Will NT eventually replace UNIX? I don't know. Intel's 64 bit Merced, which it is developing with HWP, is going to have the capability of running 64 bit Windows NT AND 64 bit Unix, which HWP is developing with SCO (Santa Clara Org.). The last I heard MERCED is now slated for a 1999 roll out.
Regardless of which platform prevails, it is good to see Ampex developing close ties with Legato which is committed to supporting both Unix AND Windows NT. Incidentally, Legato's Networker (UNIX version) is going to be the core of Sun Microsystem's Solstice Backup software which Sun intends to package with its open storage solutions targeted initially at the $6.0 billion UNIX-Solaris storage market. Apparently, Sun, which owns something like 30-40% of the UNIX market, got tired of seeing the likes of EMC, Storagetek, and Quantum making so much money by providing storage solutions to their Solaris boxes that they decided to get into the business themselves.

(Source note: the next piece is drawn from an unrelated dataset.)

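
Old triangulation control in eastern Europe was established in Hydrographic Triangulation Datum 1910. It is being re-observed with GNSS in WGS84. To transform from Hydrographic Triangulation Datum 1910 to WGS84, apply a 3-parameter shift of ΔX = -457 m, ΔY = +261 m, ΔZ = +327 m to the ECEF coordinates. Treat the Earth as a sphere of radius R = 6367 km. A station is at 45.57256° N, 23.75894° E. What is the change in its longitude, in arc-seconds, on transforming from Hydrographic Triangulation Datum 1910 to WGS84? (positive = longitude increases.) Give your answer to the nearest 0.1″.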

I think it is important to remember that the bigger the disk drives, the bigger the RAID arrays. The bigger the RAID arrays, the larger the back-up requirements. The larger the back-up requirements, the larger the market for unique products like DST which offer superior speed and capacity. Sun, for example, expects that in 3 years, the large corporate database will average between 5-10 Terabytes. That kind of database is probably 7x24x365, which means that the backup windows are going to be small, which means that backup devices have to be extremely fast. By then the DST tape drive will be capable of speeds up to 40 MB/sec with a fiber channel interface, and with cartridges ranging from 250 GB to 750 GB to 1.65 Terabytes. Contrast that with DLT which Quantum expects to bring to12 MB/sec and 100 GB cartridge capacity by the end of this decade.

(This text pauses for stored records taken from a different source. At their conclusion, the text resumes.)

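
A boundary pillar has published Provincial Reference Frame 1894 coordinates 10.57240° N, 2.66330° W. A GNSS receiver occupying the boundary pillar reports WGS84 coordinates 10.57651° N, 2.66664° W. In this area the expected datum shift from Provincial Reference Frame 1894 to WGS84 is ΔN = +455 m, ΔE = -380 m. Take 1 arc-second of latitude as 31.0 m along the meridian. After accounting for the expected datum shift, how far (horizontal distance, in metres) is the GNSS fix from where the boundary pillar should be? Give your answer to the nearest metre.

Observed coordinate differences: Δφ = +0.00411°, Δλ = -0.00334°.
Converting to metres (1° lat = 111600 m, cos φ = 0.983024): observed ΔN = 458.7 m, observed ΔE = -366.4 m.
Subtracting the expected shift leaves a residual of 458.7 − (455) = 3.7 m north and -366.4 − (-380) = 13.6 m east.
Residual distance = √(3.7² + 13.6²) = 14.1 m.

14 m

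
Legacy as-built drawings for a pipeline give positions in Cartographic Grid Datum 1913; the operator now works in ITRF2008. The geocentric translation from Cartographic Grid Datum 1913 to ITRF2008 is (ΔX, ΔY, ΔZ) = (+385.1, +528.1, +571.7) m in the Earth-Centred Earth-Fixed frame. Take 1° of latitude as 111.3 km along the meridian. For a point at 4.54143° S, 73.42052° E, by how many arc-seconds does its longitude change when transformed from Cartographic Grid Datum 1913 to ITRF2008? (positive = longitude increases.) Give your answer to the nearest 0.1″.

Δλ = -7.1″

sin φ = -0.079180, cos φ = 0.996860, sin λ = 0.958425, cos λ = 0.285345.
East component: ΔE = −sin λ·ΔX + cos λ·ΔY = −(0.958425)(385.1) + (0.285345)(528.1) = -218.40 m.
1° of latitude spans 111300 m; at latitude φ, 1° of longitude spans that × cos φ = 110950.6 m, so Δλ = -218.40 / 110950.6 × 3600 = -7.086″.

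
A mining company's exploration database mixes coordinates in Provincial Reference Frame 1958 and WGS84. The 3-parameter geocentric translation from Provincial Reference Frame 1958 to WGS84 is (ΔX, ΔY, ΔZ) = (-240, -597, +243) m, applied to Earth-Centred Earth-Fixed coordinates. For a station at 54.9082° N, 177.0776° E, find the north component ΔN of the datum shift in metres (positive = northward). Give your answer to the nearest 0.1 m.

At φ = 54.9082°, λ = 177.0776°: sin φ = 0.818232, cos φ = 0.574888, sin λ = 0.050983, cos λ = -0.998700.
ΔN = −sin φ cos λ·ΔX − sin φ sin λ·ΔY + cos φ·ΔZ = −(0.818232)(-0.998700)(-240) − (0.818232)(0.050983)(-597) + (0.574888)(243) = -31.52 m.

ΔN = -31.5 m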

DST is targeted at the high-end segment while DLT is targeted at the mid-range segment so they don't exactly compete. DLT is a certified billion dollar marketing success for Quantum, but it is based on the oldest recording format around. The limitations are fairly well known. In order to increase capacity and speed you have to design more heads (currently 4 heads or channels to reach 5 MB/sec), lay out more tracks (narrower heads), increase bit density (reducing inductance and the physical gap between the head poles), AND potentially the most difficult problem of all, increasing the tape speed from the current 150 inches per second. Increasing the tape speed causes so many problems like reliability and head/media wear and tear that in the fifties, the rotary head (transverse/helical scan) was invented by you know who. The rotary head recorder moves the tape slowly (up to 6 inches per second) because it is the fast rotating scanner, up to speeds of 6,000 revolutions per minute, or 100 revolutions per second, that lays down the tracks on the tape.
A good example is the press releases emananting from Microsoft's Scalability Day. In order to achieve a throughput of 180 GB/hour, Storagetek has to use 10 DLT7000 drives. Ampex only has to use 4 DST drives. The fewer the drives, the lower the CPU overhead. The fewer the cartridges, the simpler the robotics. The simpler the robotics, the higher the reliability. The bonus is that you can buy any DST library now and get an upgrade path to quad-density next year and 10x density the year after that.
With Merced expected to increasing processing power 3-5x and with bandwidth on the network increasing dramatically, I think we are going to see some really interesting growth in the 19mm storage business over the next few years, especially if Ampex continues to lower the prices of its best-of-breed drives as they sell more drives. Remember that one of the goals of the major restructuring program was to lower the manufacturing break-even point. Once that break-even point is achieved, an increasingly larger portion of the sales price of each unit drops straight to the bottomline, which incidentally is going to be tax-free for the next $95 million or so.